The day every computer user knew was coming a decade and a half ago is just about here -- 10 years later than we thought.
It would have been nice had newspapers spent that time developing the kind of product predicted in this 1994 video from the Knight-Ridder Information Design Lab. Instead, print journalists -- and broadcasters, too -- decided it would be a far better thing to operate as if there were no tomorrow . . . as if their past would be their future, forever and ever, amen.
Newspapermen and broadcasters turned their buggy whips into more buggy whips, and then took their 30-percent returns and turned them into massive debt as big corporations acquired other big corporations. Meantime, local publishers sank money into bigger and better buggy-whip factories erected as monuments to their business acumen.
The "digital newspaper" could wait. Half-assed efforts on this "Internet" thing would have to do.
Pared-down electronic versions of print ads would suffice as a digital business model as well. What would you expect on a medium capable of text, audio, video and instant connectivity -- instant shopping without even having to click away from the Daily Blab's website?

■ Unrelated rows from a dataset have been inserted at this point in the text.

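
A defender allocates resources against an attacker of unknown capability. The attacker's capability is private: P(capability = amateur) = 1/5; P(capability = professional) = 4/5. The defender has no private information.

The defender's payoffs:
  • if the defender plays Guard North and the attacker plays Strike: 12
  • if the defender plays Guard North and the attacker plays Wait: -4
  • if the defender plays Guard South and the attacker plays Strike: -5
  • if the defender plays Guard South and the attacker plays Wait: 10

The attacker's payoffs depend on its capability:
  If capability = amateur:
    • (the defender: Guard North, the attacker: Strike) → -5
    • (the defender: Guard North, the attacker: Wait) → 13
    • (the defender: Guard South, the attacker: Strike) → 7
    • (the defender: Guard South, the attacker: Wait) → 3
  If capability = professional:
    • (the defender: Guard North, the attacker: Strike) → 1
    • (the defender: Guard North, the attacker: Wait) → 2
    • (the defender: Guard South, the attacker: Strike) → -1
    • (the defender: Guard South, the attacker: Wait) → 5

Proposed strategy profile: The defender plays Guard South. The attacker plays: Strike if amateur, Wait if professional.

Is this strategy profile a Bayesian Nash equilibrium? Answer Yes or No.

Yes

A profile is a BNE iff every type of every player is best-responding given beliefs about the other side.
The defender plays Guard South: E[Guard South] = 1/5·(-5) + 4/5·(10) = 7; E[Guard North] = -4/5. Best-responding. ✓
The attacker (capability amateur), facing Guard South: Strike gives 7, Wait gives 3. Proposed Strike is best. ✓
The attacker (capability professional), facing Guard South: Strike gives -1, Wait gives 5. Proposed Wait is best. ✓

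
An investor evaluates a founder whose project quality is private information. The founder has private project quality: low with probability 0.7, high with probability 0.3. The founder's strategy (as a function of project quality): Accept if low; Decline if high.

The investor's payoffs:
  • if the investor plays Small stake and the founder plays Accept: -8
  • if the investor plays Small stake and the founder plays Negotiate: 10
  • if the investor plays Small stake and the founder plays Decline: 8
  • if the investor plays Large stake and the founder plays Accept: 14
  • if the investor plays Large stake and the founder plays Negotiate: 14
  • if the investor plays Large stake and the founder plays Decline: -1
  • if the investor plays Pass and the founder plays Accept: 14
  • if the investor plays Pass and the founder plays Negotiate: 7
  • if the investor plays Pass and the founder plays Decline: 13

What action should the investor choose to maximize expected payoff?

E[Small stake] = 0.7·(-8) + 0.3·(8) = -3.2
E[Large stake] = 0.7·(14) + 0.3·(-1) = 9.5
E[Pass] = 0.7·(14) + 0.3·(13) = 13.7
Best response: Pass (13.7 is the largest).

Pass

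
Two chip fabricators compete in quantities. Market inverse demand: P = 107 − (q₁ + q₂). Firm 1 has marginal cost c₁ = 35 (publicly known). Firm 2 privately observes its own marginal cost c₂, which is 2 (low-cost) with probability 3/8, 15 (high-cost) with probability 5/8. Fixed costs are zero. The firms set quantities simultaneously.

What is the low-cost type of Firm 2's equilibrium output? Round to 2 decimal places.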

THE TROUBLE IS, the "information superhighway" had ideas of its own. More precisely, the billions of people using it had distinct ideas of their own, ideas that didn't jibe at all with publishers' or broadcasters'.
Newspaper people -- as reflected in the above video -- thought the digital revolution would be the equivalent of an electronic newspaper vending machine. When they put their own product out on the World Wide Web for free, it had to have been with the assumption that the genie could be put back into the bottle.

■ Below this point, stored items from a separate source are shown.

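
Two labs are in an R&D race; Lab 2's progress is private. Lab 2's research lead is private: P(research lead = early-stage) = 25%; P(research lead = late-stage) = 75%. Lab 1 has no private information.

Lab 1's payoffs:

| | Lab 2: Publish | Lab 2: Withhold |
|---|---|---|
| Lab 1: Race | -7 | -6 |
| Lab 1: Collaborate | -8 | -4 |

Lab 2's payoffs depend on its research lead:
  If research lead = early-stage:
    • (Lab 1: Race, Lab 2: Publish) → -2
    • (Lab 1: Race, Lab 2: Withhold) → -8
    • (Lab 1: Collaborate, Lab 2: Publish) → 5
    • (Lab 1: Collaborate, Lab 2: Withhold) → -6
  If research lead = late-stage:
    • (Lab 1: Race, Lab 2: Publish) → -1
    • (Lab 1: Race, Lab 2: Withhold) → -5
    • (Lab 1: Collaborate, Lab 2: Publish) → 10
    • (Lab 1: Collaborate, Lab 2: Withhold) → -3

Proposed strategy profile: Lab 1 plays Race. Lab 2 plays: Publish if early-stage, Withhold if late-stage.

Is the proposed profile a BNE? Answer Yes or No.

No

Lab 1 plays Race: E[Race] = 0.25·(-7) + 0.75·(-6) = -6.25; E[Collaborate] = -5. Not best-responding. ✗
Lab 2 (research lead early-stage), facing Race: Publish gives -2, Withhold gives -8. Proposed Publish is best. ✓
Lab 2 (research lead late-stage), facing Race: Publish gives -1, Withhold gives -5. Proposed Withhold is not best — profitable deviation exists. ✗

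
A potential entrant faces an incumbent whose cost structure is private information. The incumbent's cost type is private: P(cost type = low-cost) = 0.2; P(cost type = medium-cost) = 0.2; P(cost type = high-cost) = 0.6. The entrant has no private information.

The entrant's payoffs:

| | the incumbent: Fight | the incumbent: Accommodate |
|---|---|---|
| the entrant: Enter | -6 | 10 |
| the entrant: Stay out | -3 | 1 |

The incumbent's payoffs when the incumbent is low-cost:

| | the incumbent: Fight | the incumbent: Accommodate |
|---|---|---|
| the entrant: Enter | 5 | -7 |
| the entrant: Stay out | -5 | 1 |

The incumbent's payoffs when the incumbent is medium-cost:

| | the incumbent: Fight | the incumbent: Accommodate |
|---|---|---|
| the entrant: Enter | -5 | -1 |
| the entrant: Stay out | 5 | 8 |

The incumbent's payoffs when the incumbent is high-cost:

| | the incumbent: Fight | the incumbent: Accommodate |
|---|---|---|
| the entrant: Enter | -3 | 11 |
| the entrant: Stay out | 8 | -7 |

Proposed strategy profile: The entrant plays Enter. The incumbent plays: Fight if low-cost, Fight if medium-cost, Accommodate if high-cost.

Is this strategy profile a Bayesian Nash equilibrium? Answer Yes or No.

The entrant plays Enter: E[Enter] = 0.2·(-6) + 0.2·(-6) + 0.6·(10) = 3.6; E[Stay out] = -0.6. Best-responding. ✓
The incumbent (cost type low-cost), facing Enter: Fight gives 5, Accommodate gives -7. Proposed Fight is best. ✓
The incumbent (cost type medium-cost), facing Enter: Fight gives -5, Accommodate gives -1. Proposed Fight is not best — profitable deviation exists. ✗
The incumbent (cost type high-cost), facing Enter: Fight gives -3, Accommodate gives 11. Proposed Accommodate is best. ✓

No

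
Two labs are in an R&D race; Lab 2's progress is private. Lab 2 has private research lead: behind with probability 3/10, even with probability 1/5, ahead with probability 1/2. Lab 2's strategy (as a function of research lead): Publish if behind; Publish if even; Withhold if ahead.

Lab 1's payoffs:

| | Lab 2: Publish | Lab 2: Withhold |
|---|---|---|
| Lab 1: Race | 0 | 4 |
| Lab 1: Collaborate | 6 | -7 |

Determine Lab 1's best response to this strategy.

Race

E[Race] = 3/10·(0) + 1/5·(0) + 1/2·(4) = 2
E[Collaborate] = 3/10·(6) + 1/5·(6) + 1/2·(-7) = -1/2
Best response: Race (2 is the largest).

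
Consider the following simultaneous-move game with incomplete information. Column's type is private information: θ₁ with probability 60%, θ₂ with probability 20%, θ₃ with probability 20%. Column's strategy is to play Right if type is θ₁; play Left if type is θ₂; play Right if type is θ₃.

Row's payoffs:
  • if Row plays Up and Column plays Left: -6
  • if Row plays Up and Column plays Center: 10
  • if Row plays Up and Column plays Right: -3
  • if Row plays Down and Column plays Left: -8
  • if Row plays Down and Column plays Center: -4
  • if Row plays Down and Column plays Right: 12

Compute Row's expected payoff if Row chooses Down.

8

E[Down] = 0.6·12 + 0.2·(-8) + 0.2·12 = 7.2 + (-1.6) + 2.4 = 8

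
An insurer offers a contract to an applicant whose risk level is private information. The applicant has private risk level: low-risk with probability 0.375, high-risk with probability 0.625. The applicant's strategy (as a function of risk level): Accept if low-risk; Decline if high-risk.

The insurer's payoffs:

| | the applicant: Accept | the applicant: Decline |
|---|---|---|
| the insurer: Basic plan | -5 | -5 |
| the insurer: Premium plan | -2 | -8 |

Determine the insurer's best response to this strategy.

E[Basic plan] = 0.375·(-5) + 0.625·(-5) = -5
E[Premium plan] = 0.375·(-2) + 0.625·(-8) = -5.75
Best response: Basic plan (-5 is the largest).

Basic plan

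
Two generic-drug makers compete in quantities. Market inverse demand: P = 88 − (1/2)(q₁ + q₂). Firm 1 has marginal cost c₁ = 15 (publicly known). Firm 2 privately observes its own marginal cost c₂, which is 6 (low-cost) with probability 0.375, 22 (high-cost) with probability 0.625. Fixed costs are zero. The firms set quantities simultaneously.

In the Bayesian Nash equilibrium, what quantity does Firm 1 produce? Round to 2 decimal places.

Type-c best response for Firm 2: q₂(c) = (88 − c) − q₁/2.
Firm 1 maximizes expected profit; its first-order condition is 88 − q₁ − (1/2)E[q₂] − 15 = 0.
Substituting E[q₂] and solving: E[c₂] = 16, so q₁ = (88 − 2·15 + 16)/(3/2) = 49.3333.

49.33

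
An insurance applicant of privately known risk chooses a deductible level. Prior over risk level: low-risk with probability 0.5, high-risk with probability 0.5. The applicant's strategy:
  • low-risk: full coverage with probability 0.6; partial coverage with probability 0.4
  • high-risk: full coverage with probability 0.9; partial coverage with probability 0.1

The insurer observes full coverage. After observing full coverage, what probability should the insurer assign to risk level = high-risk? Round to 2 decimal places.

P(full coverage) = 0.5·0.6 + 0.5·0.9 = 0.75
P(high-risk | full coverage) = (0.5·0.9) / 0.75 = 0.45 / 0.75 = 0.6

0.60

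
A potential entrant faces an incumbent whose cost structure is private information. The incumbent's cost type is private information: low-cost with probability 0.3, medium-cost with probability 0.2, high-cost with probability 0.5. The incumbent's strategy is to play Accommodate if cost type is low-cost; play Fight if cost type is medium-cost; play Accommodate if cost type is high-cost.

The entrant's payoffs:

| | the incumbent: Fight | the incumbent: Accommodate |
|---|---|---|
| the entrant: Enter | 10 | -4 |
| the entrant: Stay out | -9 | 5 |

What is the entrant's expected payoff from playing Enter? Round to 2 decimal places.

E[Enter] = 0.3·(-4) + 0.2·10 + 0.5·(-4) = (-1.2) + 2 + (-2) = -1.2

-1.20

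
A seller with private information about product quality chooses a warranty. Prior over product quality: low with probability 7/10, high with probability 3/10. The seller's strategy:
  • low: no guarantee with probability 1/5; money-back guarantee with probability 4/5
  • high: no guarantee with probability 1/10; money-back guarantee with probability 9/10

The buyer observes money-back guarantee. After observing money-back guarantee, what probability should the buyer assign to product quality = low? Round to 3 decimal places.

0.675

P(money-back guarantee) = (7/10)·(4/5) + (3/10)·(9/10) = 83/100
P(low | money-back guarantee) = ((7/10)·(4/5)) / (83/100) = (14/25) / (83/100) = 56/83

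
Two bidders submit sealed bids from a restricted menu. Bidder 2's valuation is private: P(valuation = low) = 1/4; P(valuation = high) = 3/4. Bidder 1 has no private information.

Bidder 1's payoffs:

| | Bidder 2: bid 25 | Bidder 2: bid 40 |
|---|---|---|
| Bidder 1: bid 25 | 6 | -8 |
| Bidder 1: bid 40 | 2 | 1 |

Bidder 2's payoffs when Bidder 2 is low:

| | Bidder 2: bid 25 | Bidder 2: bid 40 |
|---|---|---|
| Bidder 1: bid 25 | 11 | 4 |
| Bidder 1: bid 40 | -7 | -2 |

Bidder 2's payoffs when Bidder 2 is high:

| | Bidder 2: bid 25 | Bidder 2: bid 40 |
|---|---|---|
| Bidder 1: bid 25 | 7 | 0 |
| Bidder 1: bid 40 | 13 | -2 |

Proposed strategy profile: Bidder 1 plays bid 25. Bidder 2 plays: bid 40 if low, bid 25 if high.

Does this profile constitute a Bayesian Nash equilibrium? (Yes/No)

No

Bidder 1 plays bid 25: E[bid 25] = 1/4·(-8) + 3/4·(6) = 5/2; E[bid 40] = 7/4. Best-responding. ✓
Bidder 2 (valuation low), facing bid 25: bid 25 gives 11, bid 40 gives 4. Proposed bid 40 is not best — profitable deviation exists. ✗
Bidder 2 (valuation high), facing bid 25: bid 25 gives 7, bid 40 gives 0. Proposed bid 25 is best. ✓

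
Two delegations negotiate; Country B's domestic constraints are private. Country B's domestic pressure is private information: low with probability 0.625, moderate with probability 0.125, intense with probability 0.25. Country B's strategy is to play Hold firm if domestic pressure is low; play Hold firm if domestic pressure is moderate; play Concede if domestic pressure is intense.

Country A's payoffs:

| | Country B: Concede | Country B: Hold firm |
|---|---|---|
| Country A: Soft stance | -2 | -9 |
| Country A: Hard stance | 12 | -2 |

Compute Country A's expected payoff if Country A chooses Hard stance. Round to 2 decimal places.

Take the expectation over Country B's domestic pressure, weighting each type's action by its prior probability.
E[Hard stance] = 0.625·(-2) + 0.125·(-2) + 0.25·12 = (-1.25) + (-0.25) + 3 = 1.5

1.50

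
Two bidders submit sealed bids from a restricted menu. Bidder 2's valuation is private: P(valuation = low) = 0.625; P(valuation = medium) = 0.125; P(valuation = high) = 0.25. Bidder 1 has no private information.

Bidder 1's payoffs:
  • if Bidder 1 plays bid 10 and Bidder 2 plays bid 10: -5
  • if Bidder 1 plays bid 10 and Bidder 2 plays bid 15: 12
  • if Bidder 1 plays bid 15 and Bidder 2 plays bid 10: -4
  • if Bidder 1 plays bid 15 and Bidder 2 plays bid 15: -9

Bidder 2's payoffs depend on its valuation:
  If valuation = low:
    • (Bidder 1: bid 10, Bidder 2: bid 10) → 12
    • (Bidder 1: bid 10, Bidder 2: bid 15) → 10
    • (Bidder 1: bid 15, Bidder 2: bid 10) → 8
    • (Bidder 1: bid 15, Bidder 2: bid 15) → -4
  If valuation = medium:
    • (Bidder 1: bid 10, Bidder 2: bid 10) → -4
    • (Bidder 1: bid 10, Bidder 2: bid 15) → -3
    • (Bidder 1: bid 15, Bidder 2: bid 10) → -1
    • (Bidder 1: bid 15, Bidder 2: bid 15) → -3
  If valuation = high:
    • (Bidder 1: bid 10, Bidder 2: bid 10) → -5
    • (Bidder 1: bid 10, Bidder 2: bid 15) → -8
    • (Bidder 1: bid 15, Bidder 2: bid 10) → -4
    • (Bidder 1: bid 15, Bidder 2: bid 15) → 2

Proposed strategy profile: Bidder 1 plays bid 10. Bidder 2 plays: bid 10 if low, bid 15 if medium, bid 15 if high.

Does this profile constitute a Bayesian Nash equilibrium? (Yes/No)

No

A profile is a BNE iff every type of every player is best-responding given beliefs about the other side.
Bidder 1 plays bid 10: E[bid 10] = 0.625·(-5) + 0.125·(12) + 0.25·(12) = 1.375; E[bid 15] = -5.875. Best-responding. ✓
Bidder 2 (valuation low), facing bid 10: bid 10 gives 12, bid 15 gives 10. Proposed bid 10 is best. ✓
Bidder 2 (valuation medium), facing bid 10: bid 10 gives -4, bid 15 gives -3. Proposed bid 15 is best. ✓
Bidder 2 (valuation high), facing bid 10: bid 10 gives -5, bid 15 gives -8. Proposed bid 15 is not best — profitable deviation exists. ✗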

Also, there must have been a like assumption that few would seek to become digital "publishers" and, furthermore, couldn't make a buck at it if they dared to try. Because -- in the ossified minds of the ossified types in ossified "mainstream media" boardrooms everywhere -- the thought of "new media" philistines making a digital go of it without the expense of a sprawling buggy-whip infrastructure and 19th-century distribution network was just crazy talk.
NOW, 15 years later, the newspaper industry's "bright idea" is to make readers pay for online content they now get for free -- and for which the "new media" philistines happily will continue to charge the low, low price of . . . nothing. The new "crazy talk" is someone pointing out that readers never have "paid" for news content, that advertisers always have been the ones bankrolling newspapers' journalistic undertakings.

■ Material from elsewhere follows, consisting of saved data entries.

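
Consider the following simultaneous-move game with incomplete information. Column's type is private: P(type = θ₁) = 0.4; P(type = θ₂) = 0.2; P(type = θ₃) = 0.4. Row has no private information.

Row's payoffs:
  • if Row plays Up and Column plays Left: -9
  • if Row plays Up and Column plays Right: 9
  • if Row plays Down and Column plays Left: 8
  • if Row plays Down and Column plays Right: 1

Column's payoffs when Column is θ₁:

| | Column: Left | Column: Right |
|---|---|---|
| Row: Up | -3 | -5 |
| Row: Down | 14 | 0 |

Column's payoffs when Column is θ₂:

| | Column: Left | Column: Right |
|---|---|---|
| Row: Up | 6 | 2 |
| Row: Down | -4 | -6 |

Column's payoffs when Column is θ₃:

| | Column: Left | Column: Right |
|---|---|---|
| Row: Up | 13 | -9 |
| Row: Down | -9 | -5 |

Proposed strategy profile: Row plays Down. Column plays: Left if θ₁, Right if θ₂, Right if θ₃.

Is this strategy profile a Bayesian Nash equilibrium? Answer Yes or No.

No

A profile is a BNE iff every type of every player is best-responding given beliefs about the other side.
Row plays Down: E[Down] = 0.4·(8) + 0.2·(1) + 0.4·(1) = 3.8; E[Up] = 1.8. Best-responding. ✓
Column (type θ₁), facing Down: Left gives 14, Right gives 0. Proposed Left is best. ✓
Column (type θ₂), facing Down: Left gives -4, Right gives -6. Proposed Right is not best — profitable deviation exists. ✗
Column (type θ₃), facing Down: Left gives -9, Right gives -5. Proposed Right is best. ✓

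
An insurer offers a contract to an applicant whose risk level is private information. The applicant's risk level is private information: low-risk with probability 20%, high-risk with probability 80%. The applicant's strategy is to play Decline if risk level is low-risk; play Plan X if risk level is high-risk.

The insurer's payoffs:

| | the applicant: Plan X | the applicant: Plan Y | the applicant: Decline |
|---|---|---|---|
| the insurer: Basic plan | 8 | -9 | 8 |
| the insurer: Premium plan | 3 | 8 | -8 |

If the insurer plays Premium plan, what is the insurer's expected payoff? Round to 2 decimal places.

0.80

E[Premium plan] = 0.2·(-8) + 0.8·3 = (-1.6) + 2.4 = 0.8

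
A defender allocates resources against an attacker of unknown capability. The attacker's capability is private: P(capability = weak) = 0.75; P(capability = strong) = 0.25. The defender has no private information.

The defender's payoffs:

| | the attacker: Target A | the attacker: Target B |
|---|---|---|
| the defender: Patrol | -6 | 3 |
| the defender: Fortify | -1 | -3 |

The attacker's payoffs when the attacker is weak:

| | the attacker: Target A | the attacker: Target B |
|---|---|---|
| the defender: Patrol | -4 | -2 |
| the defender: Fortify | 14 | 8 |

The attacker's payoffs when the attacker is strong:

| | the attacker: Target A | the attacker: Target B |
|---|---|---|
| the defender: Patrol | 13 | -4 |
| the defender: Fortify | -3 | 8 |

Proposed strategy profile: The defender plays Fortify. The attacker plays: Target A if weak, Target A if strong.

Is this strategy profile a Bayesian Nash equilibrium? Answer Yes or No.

The defender plays Fortify: E[Fortify] = 0.75·(-1) + 0.25·(-1) = -1; E[Patrol] = -6. Best-responding. ✓
The attacker (capability weak), facing Fortify: Target A gives 14, Target B gives 8. Proposed Target A is best. ✓
The attacker (capability strong), facing Fortify: Target A gives -3, Target B gives 8. Proposed Target A is not best — profitable deviation exists. ✗

No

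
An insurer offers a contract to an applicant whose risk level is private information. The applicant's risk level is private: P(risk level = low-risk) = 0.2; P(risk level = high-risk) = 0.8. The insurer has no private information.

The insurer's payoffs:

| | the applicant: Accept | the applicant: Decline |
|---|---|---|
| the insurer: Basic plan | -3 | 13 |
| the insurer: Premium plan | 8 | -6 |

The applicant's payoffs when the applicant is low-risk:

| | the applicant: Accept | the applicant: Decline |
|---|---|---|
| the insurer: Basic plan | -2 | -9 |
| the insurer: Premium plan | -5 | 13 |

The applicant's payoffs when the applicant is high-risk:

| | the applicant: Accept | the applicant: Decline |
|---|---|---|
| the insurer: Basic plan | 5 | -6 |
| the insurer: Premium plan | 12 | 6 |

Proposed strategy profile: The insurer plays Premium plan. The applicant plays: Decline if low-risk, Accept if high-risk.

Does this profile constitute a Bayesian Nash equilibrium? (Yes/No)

Yes

A profile is a BNE iff every type of every player is best-responding given beliefs about the other side.
The insurer plays Premium plan: E[Premium plan] = 0.2·(-6) + 0.8·(8) = 5.2; E[Basic plan] = 0.2. Best-responding. ✓
The applicant (risk level low-risk), facing Premium plan: Accept gives -5, Decline gives 13. Proposed Decline is best. ✓
The applicant (risk level high-risk), facing Premium plan: Accept gives 12, Decline gives 6. Proposed Accept is best. ✓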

No, it's not publishers who are crazy for not providing advertisers a decent return on a hefty investment, thus exploding the entire business model of newspapering. The "loons" are the folks pointing out plain facts.
Want to hear something crazy? Newspaper advertising revenue is at its lowest level since 1965, and newsrooms all across the country are starting to look a little like postwar Dresden. The average denuded newspaper of 2009 probably would be able to implement the Knight-Ridder Information Design Lab's digital vision of 1994 about the same time -- give or take a few years -- hell freezes over.
AS IT TURNS OUT, the above video was the last hurrah for the Knight-Ridder Information Design Lab. Knight-Ridder closed it in 1995.
Knight-Ridder itself ceased to exist in 2006, having been swallowed whole by McClatchy Newspapers. McClatchy, of course, is choking on the $2 billion in debt it took on in the process.
A major problem for the chain has been a 30-percent drop in advertising sales. I'm sure that can be remedied by expanding readership by charging folks for online content.